Urochordates are certainly not direct human ancestors. They are in fact a dead end branch of chordate evolution. Also don't forget the Cephalochordates (lancets)--another branch off the tree from the ancestor on its way to becoming fish.


_________________
"It must be understood, that neither by word nor deed had I given Fortunato cause to doubt my good-will. I continued as was my wont, to smile in his face, and he did not perceive that my smile was at the thought of his immolation."

Edgar Allan Poe, The Cask of Amontillado


RainbowUnion
Veteran
Veteran

Joined: 19 Jan 2018
Gender: Male
Posts: 899

16 Mar 2018, 1:49 pm

CockneyRebel wrote:
Britain now has colder winters than south western British Columbia, now. How did that happen?


Perhaps melting polar ice caps reducing the flow of the Gulf Stream.


_________________
"It must be understood, that neither by word nor deed had I given Fortunato cause to doubt my good-will. I continued as was my wont, to smile in his face, and he did not perceive that my smile was at the thought of his immolation."
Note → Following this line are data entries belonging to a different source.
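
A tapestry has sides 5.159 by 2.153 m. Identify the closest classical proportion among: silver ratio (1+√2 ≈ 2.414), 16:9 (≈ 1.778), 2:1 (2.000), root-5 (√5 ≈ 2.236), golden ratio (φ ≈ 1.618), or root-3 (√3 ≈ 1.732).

silver ratio

5.159/2.153 ≈ 2.396. Nearest candidates are silver ratio (2.414, off by 0.018) and root-5 (2.236, off by 0.160).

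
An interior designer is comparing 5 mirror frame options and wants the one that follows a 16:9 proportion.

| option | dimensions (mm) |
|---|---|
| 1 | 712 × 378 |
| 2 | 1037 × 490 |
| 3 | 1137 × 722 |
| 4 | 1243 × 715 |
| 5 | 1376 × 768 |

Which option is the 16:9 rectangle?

5

Target 16:9 ≈ 1.778.
1: 1.884 (Δ0.106)  2: 2.116 (Δ0.338)  3: 1.575 (Δ0.203)  4: 1.738 (Δ0.040)  5: 1.792 (Δ0.014)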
Edgar Allan Poe, The Cask of Amontillado


DarthMetaKnight
Veteran
Veteran

User avatar

Joined: 16 Feb 2010
Gender: Male
Posts: 6,105
Location: The Infodome

16 Mar 2018, 9:53 pm

Earth is actually one of the coldest things in the universe.
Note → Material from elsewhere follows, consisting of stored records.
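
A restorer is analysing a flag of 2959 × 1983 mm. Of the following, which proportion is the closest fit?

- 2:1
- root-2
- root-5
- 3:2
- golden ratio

3:2

Ratio = 2959 / 1983 ≈ 1.492.
Distances: 2:1 2.000 (Δ 0.508); root-2 1.414 (Δ 0.078); root-5 2.236 (Δ 0.744); 3:2 1.500 (Δ 0.008); golden ratio 1.618 (Δ 0.126).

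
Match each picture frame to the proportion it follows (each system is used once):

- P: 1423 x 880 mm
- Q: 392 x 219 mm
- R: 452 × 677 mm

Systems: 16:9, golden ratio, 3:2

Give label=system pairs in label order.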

Case in Point: Some of the hottest things in the universe are over a million degrees Celsius. The average temperature of the earth is 15 degrees Celsius. The lowest temperature possible is -273.15 degrees Celsius.


_________________
Synthetic carbo-polymers got em through man. They got em through mouse. They got through, and we're gonna get out.
-Roostre

READ THIS -> https://represent.us/


naturalplastic
Veteran
Veteran

User avatar

Joined: 26 Aug 2010
Age: 71
Gender: Male
Posts: 35,189
Location: temperate zone

17 Mar 2018, 12:42 am

Cape Cod is on the same latitude as the French Riviera.



RainbowUnion
Veteran
Veteran

Joined: 19 Jan 2018
Gender: Male
Posts: 899

21 Mar 2018, 11:00 am

Elements whose atoms have even numbers of protons usually have multiple stable isotopes. Those with odd numbers of protons usually only have one or two stable isotopes. Nuclei with even numbers of neutrons are usually more stable than those with odd numbers of neutrons. There are only five known stable nuclei that have both an odd number of protons and an odd number of neutrons.


_________________
"It must be understood, that neither by word nor deed had I given Fortunato cause to doubt my good-will. I continued as was my wont, to smile in his face, and he did not perceive that my smile was at the thought of his immolation."